After a brief hiatus to catch up on reading (fast!) the seven short-listed nominees for the 2026 Philip K. Dick Award, I’m returning to my reviews of each one. See earlier posts in this series for all but the last, coming soon. A reminder–the awards are made by the Philadelphia Science Fiction Society and will be presented at Norwescon‘s annual conference on April 3, 2026.
The Nominees:
- Sunward by William Alexander (Saga Press)
- Outlaw Planet by M. R. Carey (Orbit)
- Casual by Koji A. Dae (Tenebrous Press)
- The Immeasurable Heaven by Caspar Geon (Solaris)
- Uncertain Sons and Other Stories by Thomas Ha (Undertow Publications)
- Scales by Christopher Hinz (Angry Robot)–REVIEWED IN THIS POST
- City of All Seasons by Oliver K. Langmead and Aliya Whiteley (Titan Books)
Scales by Christopher Hinz (Angry Robot)

“Perfect for fans of Jurassic Park,” the marketing copy reads. It does not lie. If the Jurassic Park fictoverse farms out spin-off novels to other authors, this is one they’d spin off. HERE is a review that gives the reader some perspective.
In Hinz’s novel, mad scientists and evil military black box operations and lunatic kleptocrats are not cloning dinosaurs from ancient dino DNA. They are cloning dino-MEN. Super-soldiers. One reviewer amusingly dubs the main dino-man “Rambosaurus Rex.” So, as several reviewers have commented, this novel is not just a techno-thriller. It is combination techno thrill-ride and military SF.
As the novel opens (not a spoiler, because we find this out almost immediately), the dino-man project has a problem. After producing four dino-men cloned from four different types of dino DNA, a crazed military/oligarch-funded research institute has chosen Eddie as the one dino-man most likely to succeed as the public face of the project. Embedded in a mission to rescue a kidnapped CEO from terrorists, Eddie has performed admirably. Saved the day, even. As the grateful rescued CEO gushes to Eddie, “Watching you was like watching one of those superhero movies!”
There’s only one problem. When Eddie enters a stressful situation, his carnivorous dino side takes over his human side. “Bad yen,” his psychiatrist back at the institute calls it. And in this most stressful of all situations, Eddie’s bad yen rapidly devolves into outright bloodlust. He chases down one of the terrorists and cannibalizes him.
Very bad for publicity.
Now the institute and the military guys have a decision to make. Abandon their bazillion-dollar investment in Eddie and start over? Or try to train Eddie to control his most ferocious dino impulses.
They go with that one. They call in Dr. Addi LaTour, a kickass and sexy Cajun psychiatrist with unorthodox methods of aversion therapy involving shock collars. The novel works hard to get us to accept that the growing attraction between Addi and Eddie is okay, not creepy. Also, Cajun character. . .cue the swamp scene.
This is an improbable pulp fiction plot for sure. But do we care? Not for nothing, I guess, that the author has also written for DC Comics and Marvel. He paces the novel well, so we are swept from one improbability to the next without thinking about how preposterous it all is. Has that ever stopped the writers of comic books and pulp fiction and superhero movies, though? Has that ever kept their readers/watchers from maximum enjoyment? Are dino-men any more improbable than a guy bitten by a radioactive spider who turns into Spider-Man? Less, probably.

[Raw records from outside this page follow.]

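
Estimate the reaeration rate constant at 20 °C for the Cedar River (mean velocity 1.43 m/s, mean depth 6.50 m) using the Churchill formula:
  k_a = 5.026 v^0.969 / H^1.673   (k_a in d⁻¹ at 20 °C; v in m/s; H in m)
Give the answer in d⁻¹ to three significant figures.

k_a ≈ 0.310 d⁻¹

k_a = 5.026 × 1.43^0.969 / 6.50^1.673 = 5.026 × 1.414 / 22.91 = 0.3103 d⁻¹.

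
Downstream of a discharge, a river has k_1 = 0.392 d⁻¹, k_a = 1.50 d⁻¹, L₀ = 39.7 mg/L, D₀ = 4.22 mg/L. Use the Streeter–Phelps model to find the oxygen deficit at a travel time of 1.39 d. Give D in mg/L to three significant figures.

k_1 L₀/(k_a−k_1) = 0.392×39.7/(1.50−0.392) = 15.56/1.108 = 14.05 mg/L.
e^(−k_1 t) = e^(−0.392×1.390) = 0.5799; e^(−k_a t) = e^(−1.50×1.390) = 0.1243.
D = 14.05 × (0.5799 − 0.1243) + 4.22 × 0.1243 = 6.399 + 0.5246 = 6.924 mg/L.

D ≈ 6.92 mg/L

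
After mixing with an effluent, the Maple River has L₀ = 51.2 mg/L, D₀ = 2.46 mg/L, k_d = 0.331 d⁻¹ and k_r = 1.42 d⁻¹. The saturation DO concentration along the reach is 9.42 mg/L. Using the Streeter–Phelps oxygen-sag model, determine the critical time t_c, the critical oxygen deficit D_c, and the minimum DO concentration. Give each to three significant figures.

t_c ≈ 1.18 d; D_c ≈ 8.08 mg/L; min DO ≈ 1.34 mg/L

t_c = [1/(k_r−k_d)] ln[(k_r/k_d)(1 − D₀(k_r−k_d)/(k_d L₀))]
= [1/(1.42−0.331)] ln[(1.42/0.331)(1 − 2.46×1.089/(0.331×51.2))]
= (1/1.089) ln[4.290 × 0.8419] = 0.9183 × ln(3.612) = 0.9183 × 1.284 = 1.179 d.
L(t_c) = L₀ e^(−k_d t_c) = 51.2 × 0.6768 = 34.65 mg/L, and at the critical point k_r D_c = k_d L, so D_c = (0.331/1.42) × 34.65 = 8.078 mg/L.
Minimum DO = C_s − D_c = 9.42 − 8.078 = 1.342 mg/L.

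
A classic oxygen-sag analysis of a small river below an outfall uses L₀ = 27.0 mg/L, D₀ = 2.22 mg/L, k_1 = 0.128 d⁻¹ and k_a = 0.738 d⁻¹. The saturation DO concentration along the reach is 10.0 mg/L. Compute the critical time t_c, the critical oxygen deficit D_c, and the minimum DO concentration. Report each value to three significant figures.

At the critical point dD/dt = 0, so k_1 L₀ e^(−k_1 t) = k_a D. Substituting D(t) from the Streeter–Phelps equation and solving for t gives
t_c = ln[(k_a/k_1)(1 − D₀(k_a−k_1)/(k_1 L₀))] / (k_a−k_1).
Here k_a−k_1 = 0.6100 d⁻¹ and 1 − D₀(k_a−k_1)/(k_1 L₀) = 1 − 2.22×0.6100/(0.128×27.0) = 0.6082, so
t_c = ln(5.766 × 0.6082) / 0.6100 = 1.255 / 0.6100 = 2.057 d.
D_c = (k_1/k_a) L₀ e^(−k_1 t_c) = (0.128/0.738) × 27.0 × e^(−0.128×2.057) = 0.1734 × 27.0 × 0.7685 = 3.599 mg/L.
Minimum DO = C_s − D_c = 10.0 − 3.599 = 6.401 mg/L.

t_c ≈ 2.06 d; D_c ≈ 3.60 mg/L; min DO ≈ 6.40 mg/L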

If you love this type of book, I’ll bet you will love this one. The characters are kind of cardboard, the writing is kind of flat, the situations are perfect for adolescent boys–or the adolescent boy in us all. But it’s a lot of fun.
I think it MIGHT have been more fun if it had gone for the broad vibe of Starship Troopers (the movie, I hasten to add, not the fascist Heinlein book). Still–this novel is fun.